Microsoft has attempted to satisfy regulators' Call of Duty exclusivity worries by making behind-the-scenes contractual commitments to bring the $31 billion franchise to competing platforms. Microsoft has signed deals with both Nintendo and NVIDIA to bring Call of Duty to Nintendo's consoles and NVIDIA's GeForce Now game streaming service. These deals represent what regulators call access remedies, which are forms of behavioral remedies--or adjustments in market behavior that favors competition--that regulators may impose as conditions for approval. Microsoft is trying to get a head start of potential remedy talks by offering access remedies on terms that suit both itself and competitors.
Company management is confident that the strategy will advance merger proceedings. In a recent interview with Bloomberg, Microsoft President Brad Smith said that the deals could help provide a "clear path" to approval.

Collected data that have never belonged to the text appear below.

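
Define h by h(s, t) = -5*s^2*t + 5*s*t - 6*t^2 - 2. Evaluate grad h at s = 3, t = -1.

(25, -18)

∂h/∂s = -10*s*t + 5*t
∂h/∂t = -5*s^2 + 5*s - 12*t
∇h = (-10*s*t + 5*t, -5*s^2 + 5*s - 12*t)
At (3, -1): (25, -18).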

"I think there's a clear path forward towards regulatory approval. The two agreements we announced today really provide two guardrails if you will. One shows how we can come to terms to make Call of Duty available on other platforms. Today it's Nintendo. In the future, it could be Sony.
"On the other side, the agreement we've done with NVIDIA really shows how we address the concerns with cloud gaming.
"What we've really shown is if this deal is approved with these agreements, we will bring Call of Duty to 150 million more people."
Smith's statements echo those he made In a press conference in Brussel shortly after the hearing. Smith indicated that Microsoft does not want to "carve up" Activision Blizzard King to get the merger passed.
In other merger news, the FTC's complaint counsel has subpoenaed both Valve and Take-Two Interactive to attain more information, documents, and testimony surrounding the video games market. The complaint counsel is currently in what's called discovery phases of its administrative court proceedings, which essentially is the gathering and parsing of relevant market data.
The FTC's administrative hearing will be held in August 2023.